L’occupation d’un bien indivis en nue-propriété seulement ne peut donner lieu à indemnité au profit de l’indivision sur le fondement de l’article 815-9 du code civil
1re Civ., 1er juin 2023, pourvoi n° 21-14.924, publié
Peu après son mariage, un époux séparé de biens fait donation à son épouse de la moitié en nue-propriété d’une parcelle qu’il avait reçue dans la succession de son père et dont sa mère était usufruitière. Les époux font édifier sur la parcelle une maison qui devient le domicile conjugal.
Vingt ans plus tard, une ordonnance de non-conciliation attribue au mari la jouissance à titre onéreux du domicile conjugal, puis un jugement prononce le divorce des époux et l’épouse assigne subséquemment son ex-conjoint en liquidation et partage de leurs intérêts patrimoniaux, sollicitant notamment la condamnation de celui-ci au paiement d’une indemnité pour l’occupation du logement de la famille.
Le tribunal ordonne le partage des intérêts patrimoniaux des parties et dit l’époux redevable d’une indemnité d’occupation envers l’indivision à compter de l’ordonnance de non-conciliation. Sur appel de celui-ci, limité aux dispositions du jugement l’ayant condamné au paiement de cette indemnité, la cour d’appel confirme le jugement, nonobstant l’existence d’un démembrement de propriété entre les parties et la mère de l’époux, usufruitière.
Un pourvoi est formé, reprochant en substance à la cour d’avoir ainsi statué alors que seul l'usufruitier peut jouir des fruits de la propriété démembrée, au nombre desquels figure l’indemnité d’occupation.
Pour casser l’arrêt, la Cour de cassation rappelle, d’abord, qu’il résulte de l’article 815-9 du code civil que l’indemnité due au titre de l’occupation d’un bien indivis a pour objet de réparer le préjudice causé à l’indivision par la perte des fruits et revenus et de se substituer à ceux-ci dont elle emprunte le caractère (cf., notamment, 1re Civ., 3 octobre 2006, pourvoi n° 04-18.435, Bull. 2006, I, n° 426), ensuite, qu’aux termes de l’article 582 du même code, l’usufruitier a le droit de jouir de toute espèce de fruits, soit naturels, soit industriels, soit civils, que peut produire l’objet dont il a l’usufruit.
Elle en déduit logiquement qu’en l’absence d’indivision en jouissance entre les époux, indivisaires en nue-propriété seulement, aucune indemnité ne peut être due par l’un d’eux envers l’indivision au titre de l’occupation du bien indivis.

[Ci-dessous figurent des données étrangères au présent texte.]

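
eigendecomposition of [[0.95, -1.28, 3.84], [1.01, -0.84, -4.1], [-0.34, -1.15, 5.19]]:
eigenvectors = [[0.67, -0.97, 0.23], [-0.33, -0.19, 0.96], [0.67, -0.14, 0.18]]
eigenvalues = [5.42, 1.25, -1.37]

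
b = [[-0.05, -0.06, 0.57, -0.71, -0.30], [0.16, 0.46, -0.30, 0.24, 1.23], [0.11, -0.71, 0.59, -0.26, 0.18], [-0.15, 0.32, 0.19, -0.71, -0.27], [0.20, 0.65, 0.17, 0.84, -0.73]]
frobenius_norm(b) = 2.50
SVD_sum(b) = [[-0.1, -0.32, 0.39, -0.54, -0.46],[0.12, 0.40, -0.49, 0.69, 0.58],[-0.06, -0.21, 0.25, -0.36, -0.3],[-0.06, -0.21, 0.25, -0.35, -0.3],[0.04, 0.12, -0.14, 0.2, 0.17]] + [[-0.0, -0.04, -0.0, -0.05, 0.08], [-0.03, -0.26, -0.02, -0.33, 0.56], [-0.02, -0.19, -0.01, -0.24, 0.41], [-0.0, -0.00, -0.0, -0.00, 0.0], [0.05, 0.46, 0.03, 0.58, -0.98]] + [[-0.04, 0.22, -0.04, -0.15, 0.01], [-0.04, 0.23, -0.04, -0.16, 0.01], [0.08, -0.41, 0.07, 0.29, -0.01], [-0.1, 0.51, -0.09, -0.36, 0.02], [0.00, -0.02, 0.0, 0.02, -0.0]] + [[0.09, 0.08, 0.22, 0.04, 0.07], [0.1, 0.09, 0.25, 0.04, 0.08], [0.11, 0.10, 0.28, 0.05, 0.09], [0.01, 0.01, 0.03, 0.0, 0.01], [0.12, 0.10, 0.28, 0.05, 0.09]] + [[0.00, -0.0, -0.0, -0.0, -0.00], [0.0, -0.00, -0.0, -0.00, -0.0], [-0.0, 0.0, 0.0, 0.00, 0.00], [-0.00, 0.0, 0.00, 0.0, 0.0], [-0.00, 0.00, 0.00, 0.00, 0.00]]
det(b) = 0.00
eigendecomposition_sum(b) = [[(-0.07+0.05j), (0.1+0.13j), 0.08+0.03j, (-0.3+0.32j), -0.13-0.34j],[0.01-0.09j, -0.18-0.01j, (-0.08+0.04j), -0.03-0.49j, 0.38+0.15j],[0.00-0.04j, (-0.08-0j), (-0.04+0.02j), -0.02-0.22j, (0.17+0.07j)],[(-0.08+0.06j), 0.12+0.15j, 0.09+0.04j, (-0.37+0.39j), (-0.16-0.42j)],[0.06+0.10j, (0.18-0.11j), 0.05-0.10j, (0.37+0.44j), (-0.46+0.12j)]] + [[(-0.07-0.05j),  0.10-0.13j,  0.08-0.03j,  -0.30-0.32j,  -0.13+0.34j], [0.01+0.09j,  (-0.18+0.01j),  -0.08-0.04j,  -0.03+0.49j,  0.38-0.15j], [0.04j,  (-0.08+0j),  -0.04-0.02j,  (-0.02+0.22j),  0.17-0.07j], [-0.08-0.06j,  0.12-0.15j,  0.09-0.04j,  (-0.37-0.39j),  -0.16+0.42j], [(0.06-0.1j),  0.18+0.11j,  0.05+0.10j,  0.37-0.44j,  (-0.46-0.12j)]] + [[-0.56-0.00j, -2.38-0.00j, -0.07-0.00j, -0.85-0.00j, (-1.51-0j)],[0.38+0.00j, 1.61+0.00j, (0.05+0j), (0.58+0j), 1.02+0.00j],[-0.92-0.00j, -3.93-0.00j, -0.11-0.00j, -1.41-0.00j, (-2.49-0j)],[0.02+0.00j, (0.08+0j), 0.00+0.00j, (0.03+0j), (0.05+0j)],[-0.00-0.00j, (-0.02-0j), (-0-0j), (-0.01-0j), (-0.01-0j)]] + [[0.64+0.00j, 2.12+0.00j, 0.48+0.00j, (0.74+0j), 1.46+0.00j], [-0.24-0.00j, -0.78-0.00j, (-0.18-0j), (-0.28-0j), -0.54-0.00j], [(1.03+0j), (3.38+0j), (0.77+0j), (1.19+0j), 2.33+0.00j], [-0.00-0.00j, (-0.01-0j), (-0-0j), -0.00-0.00j, (-0-0j)], [(0.09+0j), 0.31+0.00j, (0.07+0j), (0.11+0j), (0.21+0j)]] + [[-0j, 0.00-0.00j, -0.00-0.00j, -0.00-0.00j, (-0-0j)], [(-0+0j), -0.00+0.00j, 0j, 0.00+0.00j, 0.00+0.00j], [(-0+0j), (-0+0j), 0.00+0.00j, 0j, 0.00+0.00j], [(-0+0j), (-0+0j), 0.00+0.00j, 0.00+0.00j, 0j], [-0.00+0.00j, (-0+0j), 0.00+0.00j, 0j, 0.00+0.00j]]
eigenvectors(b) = [[-0.05-0.41j, (-0.05+0.41j), (0.49+0j), 0.52+0.00j, 0.92+0.00j], [0.38+0.28j, 0.38-0.28j, (-0.33+0j), -0.19+0.00j, (-0.04+0j)], [0.17+0.12j, (0.17-0.12j), (0.81+0j), (0.83+0j), -0.29+0.00j], [-0.06-0.51j, (-0.06+0.51j), -0.02+0.00j, (-0+0j), (-0.24+0j)], [-0.55+0.00j, -0.55-0.00j, 0.00+0.00j, (0.08+0j), -0.13+0.00j]]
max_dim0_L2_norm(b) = 1.5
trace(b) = -0.44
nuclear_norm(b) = 4.70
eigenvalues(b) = [(-1.12+0.56j), (-1.12-0.56j), (0.95+0j), (0.84+0j), 0j]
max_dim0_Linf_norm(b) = 1.23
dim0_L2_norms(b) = [0.32, 1.12, 0.91, 1.36, 1.5]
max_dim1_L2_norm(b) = 1.38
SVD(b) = [[-0.53,0.07,-0.30,-0.43,0.67], [0.67,0.46,-0.31,-0.49,0.03], [-0.35,0.34,0.56,-0.54,-0.4], [-0.34,0.0,-0.7,-0.06,-0.62], [0.19,-0.82,0.03,-0.54,-0.09]] @ diag([1.6609488881912562, 1.5100418297724345, 0.9145924001775697, 0.6160693103331991, 0.00134519766355307]) @ [[0.11, 0.36, -0.44, 0.62, 0.52], [-0.04, -0.37, -0.03, -0.47, 0.8], [0.15, -0.8, 0.14, 0.56, -0.03], [-0.35, -0.30, -0.84, -0.14, -0.26], [0.92, -0.04, -0.29, -0.24, -0.13]]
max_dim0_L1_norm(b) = 2.76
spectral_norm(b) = 1.66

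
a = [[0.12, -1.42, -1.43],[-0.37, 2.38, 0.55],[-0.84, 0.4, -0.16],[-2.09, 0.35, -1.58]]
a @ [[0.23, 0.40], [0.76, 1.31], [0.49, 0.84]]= [[-1.75,-3.01],[1.99,3.43],[0.03,0.05],[-0.99,-1.70]]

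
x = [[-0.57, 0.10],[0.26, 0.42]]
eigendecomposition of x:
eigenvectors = [[-0.97, -0.1], [0.25, -1.00]]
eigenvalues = [-0.6, 0.45]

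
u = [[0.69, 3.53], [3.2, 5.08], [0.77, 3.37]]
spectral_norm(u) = 7.69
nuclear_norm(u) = 9.04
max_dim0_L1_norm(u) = 11.98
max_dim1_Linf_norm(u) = 5.08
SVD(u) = [[-0.46, 0.60], [-0.77, -0.63], [-0.44, 0.49]] @ diag([7.687949266036442, 1.352270713596115]) @ [[-0.41, -0.91], [-0.91, 0.41]]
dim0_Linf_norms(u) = [3.2, 5.08]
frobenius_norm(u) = 7.81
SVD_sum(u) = [[1.43, 3.2],[2.42, 5.43],[1.38, 3.10]] + [[-0.74, 0.33], [0.78, -0.35], [-0.61, 0.27]]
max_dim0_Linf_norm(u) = 5.08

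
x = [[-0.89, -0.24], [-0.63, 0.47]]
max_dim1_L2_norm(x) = 0.92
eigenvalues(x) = [-0.99, 0.57]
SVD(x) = [[-0.79, -0.61], [-0.61, 0.79]] @ diag([1.0938075255887496, 0.5206583303524654]) @ [[1.0,-0.09], [0.09,1.0]]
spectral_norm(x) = 1.09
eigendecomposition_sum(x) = [[-0.93, -0.15],[-0.40, -0.07]] + [[0.04, -0.09], [-0.23, 0.54]]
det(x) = -0.57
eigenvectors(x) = [[-0.92, 0.16],  [-0.4, -0.99]]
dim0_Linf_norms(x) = [0.89, 0.47]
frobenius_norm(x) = 1.21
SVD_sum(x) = [[-0.86, 0.08],[-0.67, 0.06]] + [[-0.03,  -0.32], [0.04,  0.41]]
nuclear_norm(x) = 1.61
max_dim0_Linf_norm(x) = 0.89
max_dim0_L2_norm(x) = 1.09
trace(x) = -0.42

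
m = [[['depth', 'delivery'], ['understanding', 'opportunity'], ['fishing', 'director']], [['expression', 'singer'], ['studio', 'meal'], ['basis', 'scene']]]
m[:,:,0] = [['depth', 'understanding', 'fishing'], ['expression', 'studio', 'basis']]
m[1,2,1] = 'scene'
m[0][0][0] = 'depth'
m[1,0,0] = 'expression'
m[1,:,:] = [['expression', 'singer'], ['studio', 'meal'], ['basis', 'scene']]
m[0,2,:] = ['fishing', 'director']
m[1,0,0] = 'expression'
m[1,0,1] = 'singer'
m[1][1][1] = 'meal'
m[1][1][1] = 'meal'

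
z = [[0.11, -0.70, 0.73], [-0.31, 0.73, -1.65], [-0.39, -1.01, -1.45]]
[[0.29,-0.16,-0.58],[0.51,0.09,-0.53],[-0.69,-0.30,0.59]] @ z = [[0.31, 0.27, 1.32], [0.23, 0.24, 0.99], [-0.21, -0.33, -0.86]]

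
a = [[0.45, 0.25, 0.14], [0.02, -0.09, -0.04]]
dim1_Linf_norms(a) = [0.45, 0.09]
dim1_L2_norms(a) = [0.53, 0.1]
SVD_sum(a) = [[0.45, 0.26, 0.14], [-0.03, -0.02, -0.01]] + [[0.0, -0.01, -0.00], [0.05, -0.07, -0.03]]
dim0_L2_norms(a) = [0.45, 0.27, 0.15]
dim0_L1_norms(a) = [0.47, 0.34, 0.18]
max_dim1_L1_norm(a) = 0.84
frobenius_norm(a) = 0.54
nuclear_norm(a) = 0.63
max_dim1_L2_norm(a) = 0.53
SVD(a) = [[-1.00, 0.07], [0.07, 1.0]] @ diag([0.53471733220742, 0.09368764399310944]) @ [[-0.84, -0.48, -0.27],[0.54, -0.77, -0.32]]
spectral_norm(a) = 0.53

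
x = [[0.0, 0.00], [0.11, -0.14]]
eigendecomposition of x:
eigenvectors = [[0.0, 0.79],[1.0, 0.62]]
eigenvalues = [-0.14, 0.0]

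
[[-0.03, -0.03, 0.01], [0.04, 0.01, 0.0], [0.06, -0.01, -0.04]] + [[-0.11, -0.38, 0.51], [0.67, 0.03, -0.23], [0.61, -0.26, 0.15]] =[[-0.14,-0.41,0.52], [0.71,0.04,-0.23], [0.67,-0.27,0.11]]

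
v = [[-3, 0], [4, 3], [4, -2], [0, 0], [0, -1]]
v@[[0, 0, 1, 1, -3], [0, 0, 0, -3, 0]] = [[0, 0, -3, -3, 9], [0, 0, 4, -5, -12], [0, 0, 4, 10, -12], [0, 0, 0, 0, 0], [0, 0, 0, 3, 0]]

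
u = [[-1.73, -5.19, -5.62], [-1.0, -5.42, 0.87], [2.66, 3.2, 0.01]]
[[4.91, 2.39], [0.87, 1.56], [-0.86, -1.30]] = u@[[-0.01,  -0.15], [-0.26,  -0.28], [-0.63,  -0.12]]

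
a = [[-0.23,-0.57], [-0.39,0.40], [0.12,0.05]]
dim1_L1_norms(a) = [0.8, 0.79, 0.17]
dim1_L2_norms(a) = [0.61, 0.56, 0.13]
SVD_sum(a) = [[0.04, -0.55],[-0.03, 0.43],[-0.00, 0.04]] + [[-0.27,-0.02], [-0.36,-0.03], [0.12,0.01]]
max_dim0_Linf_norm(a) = 0.57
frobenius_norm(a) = 0.84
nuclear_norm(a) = 1.17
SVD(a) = [[0.79, 0.58],[-0.61, 0.77],[-0.06, -0.26]] @ diag([0.6990896289758073, 0.4669836085543776]) @ [[0.07, -1.00], [-1.00, -0.07]]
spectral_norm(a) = 0.70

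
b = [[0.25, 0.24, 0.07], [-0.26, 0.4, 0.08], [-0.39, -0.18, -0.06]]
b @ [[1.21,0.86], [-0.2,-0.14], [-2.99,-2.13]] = [[0.05, 0.03], [-0.63, -0.45], [-0.26, -0.18]]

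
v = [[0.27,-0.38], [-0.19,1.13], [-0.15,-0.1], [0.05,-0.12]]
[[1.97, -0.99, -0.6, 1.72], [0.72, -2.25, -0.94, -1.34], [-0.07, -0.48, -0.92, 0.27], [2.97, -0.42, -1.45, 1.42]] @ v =[[0.9,-2.01], [0.70,-2.56], [0.22,-0.46], [1.17,-1.63]]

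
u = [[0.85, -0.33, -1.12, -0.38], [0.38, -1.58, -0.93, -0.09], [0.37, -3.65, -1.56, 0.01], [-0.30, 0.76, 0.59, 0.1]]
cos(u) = [[0.75, -0.97, 0.01, 0.17], [0.07, -0.13, -0.43, 0.02], [0.35, -2.15, -0.07, -0.05], [0.01, 0.66, 0.19, 0.96]]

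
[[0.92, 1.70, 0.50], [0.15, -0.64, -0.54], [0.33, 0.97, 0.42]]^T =[[0.92,0.15,0.33], [1.7,-0.64,0.97], [0.5,-0.54,0.42]]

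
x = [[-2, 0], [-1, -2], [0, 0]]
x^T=[[-2, -1, 0], [0, -2, 0]]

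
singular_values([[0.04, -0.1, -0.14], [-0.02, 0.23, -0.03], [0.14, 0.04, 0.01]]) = [0.26, 0.15, 0.13]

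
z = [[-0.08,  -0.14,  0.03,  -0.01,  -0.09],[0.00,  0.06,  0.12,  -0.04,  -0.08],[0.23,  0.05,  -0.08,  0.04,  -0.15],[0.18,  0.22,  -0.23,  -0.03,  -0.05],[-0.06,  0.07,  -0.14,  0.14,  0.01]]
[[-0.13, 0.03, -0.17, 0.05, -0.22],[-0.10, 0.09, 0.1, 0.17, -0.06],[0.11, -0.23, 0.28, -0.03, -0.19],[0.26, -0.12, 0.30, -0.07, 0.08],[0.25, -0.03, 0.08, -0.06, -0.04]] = z@[[0.13, -0.95, 0.73, -0.47, 0.13], [0.51, 0.46, 1.05, 0.53, 0.57], [-0.7, 0.31, 0.27, 0.61, 0.04], [0.85, -0.52, 0.65, -0.24, -0.55], [0.22, -0.06, -0.35, -0.72, 1.51]]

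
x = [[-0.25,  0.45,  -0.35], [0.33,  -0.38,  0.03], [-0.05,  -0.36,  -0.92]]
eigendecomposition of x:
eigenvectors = [[0.82+0.00j,(0.43+0.42j),(0.43-0.42j)], [0.52+0.00j,-0.21-0.38j,-0.21+0.38j], [-0.22+0.00j,0.67+0.00j,0.67-0.00j]]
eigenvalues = [(0.13+0j), (-0.84+0.17j), (-0.84-0.17j)]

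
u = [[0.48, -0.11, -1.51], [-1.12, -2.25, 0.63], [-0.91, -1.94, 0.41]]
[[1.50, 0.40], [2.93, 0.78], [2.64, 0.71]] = u @ [[-0.6,-0.16], [-1.31,-0.35], [-1.09,-0.29]]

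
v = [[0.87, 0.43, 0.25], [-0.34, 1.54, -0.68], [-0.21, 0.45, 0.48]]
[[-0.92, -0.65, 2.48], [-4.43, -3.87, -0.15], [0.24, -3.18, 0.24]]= v @ [[-0.66, 1.7, 2.25], [-2.07, -3.35, 0.75], [2.16, -2.75, 0.79]]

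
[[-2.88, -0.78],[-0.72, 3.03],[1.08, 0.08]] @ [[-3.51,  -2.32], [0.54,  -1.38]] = [[9.69, 7.76], [4.16, -2.51], [-3.75, -2.62]]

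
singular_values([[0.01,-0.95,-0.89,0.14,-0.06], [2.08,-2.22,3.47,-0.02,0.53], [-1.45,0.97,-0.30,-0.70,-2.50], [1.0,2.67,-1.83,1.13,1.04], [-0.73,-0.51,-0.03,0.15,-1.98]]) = [5.45, 4.13, 1.86, 1.21, 0.34]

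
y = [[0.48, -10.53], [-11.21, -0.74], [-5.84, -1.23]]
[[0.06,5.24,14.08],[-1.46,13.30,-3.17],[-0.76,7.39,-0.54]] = y @ [[0.13, -1.15, 0.37], [0.0, -0.55, -1.32]]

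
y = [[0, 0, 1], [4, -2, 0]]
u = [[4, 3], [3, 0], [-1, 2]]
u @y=[[12, -6, 4], [0, 0, 3], [8, -4, -1]]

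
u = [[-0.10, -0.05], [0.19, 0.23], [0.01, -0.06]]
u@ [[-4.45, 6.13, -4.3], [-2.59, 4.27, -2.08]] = [[0.57, -0.83, 0.53], [-1.44, 2.15, -1.30], [0.11, -0.19, 0.08]]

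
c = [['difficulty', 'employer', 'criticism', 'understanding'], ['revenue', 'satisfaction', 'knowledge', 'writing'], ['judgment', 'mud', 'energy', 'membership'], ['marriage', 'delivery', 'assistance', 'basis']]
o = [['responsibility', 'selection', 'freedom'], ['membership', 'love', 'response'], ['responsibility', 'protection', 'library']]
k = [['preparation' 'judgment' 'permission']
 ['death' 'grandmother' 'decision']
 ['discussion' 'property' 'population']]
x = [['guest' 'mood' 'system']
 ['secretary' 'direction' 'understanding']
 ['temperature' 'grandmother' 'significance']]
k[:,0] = ['preparation', 'death', 'discussion']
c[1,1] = 'satisfaction'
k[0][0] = 'preparation'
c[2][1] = 'mud'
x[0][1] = 'mood'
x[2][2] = 'significance'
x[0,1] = 'mood'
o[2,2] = 'library'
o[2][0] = 'responsibility'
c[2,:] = ['judgment', 'mud', 'energy', 'membership']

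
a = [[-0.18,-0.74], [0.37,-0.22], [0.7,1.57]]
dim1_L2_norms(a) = [0.76, 0.43, 1.72]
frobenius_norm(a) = 1.93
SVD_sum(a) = [[-0.28,  -0.70], [-0.02,  -0.06], [0.64,  1.59]] + [[0.10, -0.04], [0.39, -0.16], [0.06, -0.02]]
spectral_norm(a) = 1.88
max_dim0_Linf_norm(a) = 1.57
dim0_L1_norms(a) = [1.25, 2.53]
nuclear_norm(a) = 2.32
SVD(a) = [[-0.4,  -0.25], [-0.04,  -0.96], [0.92,  -0.14]] @ diag([1.877047716199101, 0.44372499491434575]) @ [[0.37, 0.93], [-0.93, 0.37]]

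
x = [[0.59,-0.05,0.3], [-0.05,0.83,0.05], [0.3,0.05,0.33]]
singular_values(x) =[0.84, 0.78, 0.13]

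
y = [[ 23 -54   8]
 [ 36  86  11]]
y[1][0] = 36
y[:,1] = [-54, 86]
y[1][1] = 86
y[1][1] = 86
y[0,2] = 8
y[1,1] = 86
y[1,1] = 86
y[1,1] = 86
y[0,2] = 8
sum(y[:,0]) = 59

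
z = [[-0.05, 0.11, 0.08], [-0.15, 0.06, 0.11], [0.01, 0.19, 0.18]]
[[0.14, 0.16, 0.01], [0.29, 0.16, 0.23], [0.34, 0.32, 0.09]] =z@ [[-0.20, -0.00, -0.42], [-0.83, 0.63, -2.04], [2.8, 1.11, 2.67]]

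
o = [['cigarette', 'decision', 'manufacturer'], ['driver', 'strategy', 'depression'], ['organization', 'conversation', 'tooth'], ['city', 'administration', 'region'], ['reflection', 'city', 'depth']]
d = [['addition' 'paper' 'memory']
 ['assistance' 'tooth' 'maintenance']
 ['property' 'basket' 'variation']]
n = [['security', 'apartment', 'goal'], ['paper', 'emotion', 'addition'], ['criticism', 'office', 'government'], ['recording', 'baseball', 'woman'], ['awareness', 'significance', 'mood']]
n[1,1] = 'emotion'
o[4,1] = 'city'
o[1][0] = 'driver'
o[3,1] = 'administration'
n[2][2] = 'government'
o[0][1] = 'decision'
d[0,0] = 'addition'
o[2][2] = 'tooth'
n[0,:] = ['security', 'apartment', 'goal']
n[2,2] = 'government'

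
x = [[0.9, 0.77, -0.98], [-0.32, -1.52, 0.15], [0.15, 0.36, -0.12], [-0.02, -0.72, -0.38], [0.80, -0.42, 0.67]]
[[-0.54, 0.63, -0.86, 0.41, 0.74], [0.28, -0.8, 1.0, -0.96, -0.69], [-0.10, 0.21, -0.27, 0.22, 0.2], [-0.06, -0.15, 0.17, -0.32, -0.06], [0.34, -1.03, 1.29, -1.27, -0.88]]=x @[[-0.01, -0.47, 0.55, -0.75, -0.3], [-0.14, 0.56, -0.69, 0.74, 0.45], [0.43, -0.63, 0.84, -0.53, -0.68]]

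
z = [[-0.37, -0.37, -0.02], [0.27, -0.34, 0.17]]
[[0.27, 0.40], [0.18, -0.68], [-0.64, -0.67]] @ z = [[0.01, -0.24, 0.06], [-0.25, 0.16, -0.12], [0.06, 0.46, -0.10]]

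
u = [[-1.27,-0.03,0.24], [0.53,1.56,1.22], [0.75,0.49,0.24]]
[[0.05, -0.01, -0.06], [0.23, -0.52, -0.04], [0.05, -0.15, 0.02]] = u@[[-0.02, -0.01, 0.05], [0.07, -0.23, -0.05], [0.11, -0.13, 0.01]]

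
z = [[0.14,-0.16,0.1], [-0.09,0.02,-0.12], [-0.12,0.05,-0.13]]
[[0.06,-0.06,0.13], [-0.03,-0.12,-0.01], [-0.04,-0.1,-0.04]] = z @[[0.39, 0.16, 0.79], [-0.05, 1.19, -0.50], [-0.05, 1.05, -0.60]]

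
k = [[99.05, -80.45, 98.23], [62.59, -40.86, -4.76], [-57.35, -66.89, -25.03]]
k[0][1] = -80.45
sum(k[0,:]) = 116.83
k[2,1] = -66.89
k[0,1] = -80.45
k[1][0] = 62.59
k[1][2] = -4.76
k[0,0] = 99.05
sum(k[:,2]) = 68.44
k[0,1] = -80.45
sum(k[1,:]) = 16.970000000000006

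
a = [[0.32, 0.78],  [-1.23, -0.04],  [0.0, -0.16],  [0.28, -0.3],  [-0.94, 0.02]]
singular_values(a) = [1.61, 0.84]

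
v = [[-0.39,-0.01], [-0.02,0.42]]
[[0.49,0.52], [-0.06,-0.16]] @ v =[[-0.2, 0.21], [0.03, -0.07]]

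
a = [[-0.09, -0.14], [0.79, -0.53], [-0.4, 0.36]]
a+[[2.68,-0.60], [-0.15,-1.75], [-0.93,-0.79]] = [[2.59, -0.74], [0.64, -2.28], [-1.33, -0.43]]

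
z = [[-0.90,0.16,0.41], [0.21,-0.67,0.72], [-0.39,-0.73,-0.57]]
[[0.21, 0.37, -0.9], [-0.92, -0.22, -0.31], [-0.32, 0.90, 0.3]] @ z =[[0.24,0.44,0.87], [0.90,0.23,-0.36], [0.36,-0.87,0.35]]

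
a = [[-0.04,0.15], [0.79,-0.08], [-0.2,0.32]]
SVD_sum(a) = [[-0.07, 0.02], [0.77, -0.18], [-0.26, 0.06]] + [[0.03,0.13], [0.02,0.10], [0.06,0.26]]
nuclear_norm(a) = 1.15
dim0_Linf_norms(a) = [0.79, 0.32]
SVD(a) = [[-0.09, -0.43], [0.94, -0.33], [-0.32, -0.84]] @ diag([0.8349011981774334, 0.31613286650060063]) @ [[0.97,-0.23], [-0.23,-0.97]]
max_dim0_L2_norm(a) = 0.82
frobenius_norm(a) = 0.89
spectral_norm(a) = 0.83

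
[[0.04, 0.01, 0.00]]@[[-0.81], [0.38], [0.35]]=[[-0.03]]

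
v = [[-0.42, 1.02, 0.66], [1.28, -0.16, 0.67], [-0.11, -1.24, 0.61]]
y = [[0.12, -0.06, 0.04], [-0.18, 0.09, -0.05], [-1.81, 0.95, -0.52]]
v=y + [[-0.54, 1.08, 0.62], [1.46, -0.25, 0.72], [1.7, -2.19, 1.13]]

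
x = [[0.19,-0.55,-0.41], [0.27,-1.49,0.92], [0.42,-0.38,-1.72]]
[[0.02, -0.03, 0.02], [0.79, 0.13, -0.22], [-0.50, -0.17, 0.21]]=x @[[-0.0, -0.02, 0.02], [-0.31, -0.03, 0.07], [0.36, 0.10, -0.13]]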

Le remboursement anticipé par un indivisaire d’un emprunt ayant permis l’acquisition d’un bien indivis constitue une dépense nécessaire à la conservation de ce bien au sens de l’article 815-13, alinéa 1er, du code civil
1re Civ., 5 juillet 2023, avis n° 23-70.007, publié
Le règlement d'échéances d'emprunts ayant permis l'acquisition d'un immeuble indivis, effectué par un indivisaire au moyen de ses deniers personnels au cours de l'indivision, permet de préserver l’indivision d’un risque de défaillance de nature à entraîner la perte du bien indivis et, ainsi, de le conserver dans l’indivision.
C’est pourquoi la Cour de cassation juge qu’un tel règlement constitue une dépense nécessaire à la conservation de ce bien et donne lieu à indemnité sur le fondement de l'article 815-13, alinéa 1er, du code civil (1re Civ., 7 juin 2006, pourvoi n° 04-11.524, Bull. 2006, I, n° 284 ; 1re Civ., 15 mai 2018, pourvoi n° 17-16.166).
Par une décision plus récente (1re Civ., 26 janvier 2022, pourvoi n° 20-17.898, publié), cette solution a été étendue à l’hypothèse du règlement d’un crédit-relais. Une demande d’avis émanant d’un juge aux affaires familiales saisi du partage des intérêts patrimoniaux de personnes auparavant liées par un pacte civil de solidarité a été l’occasion pour la première chambre civile de confirmer qu’il en va de même en cas de remboursement anticipé d’un emprunt ayant permis l’acquisition d’un bien indivis.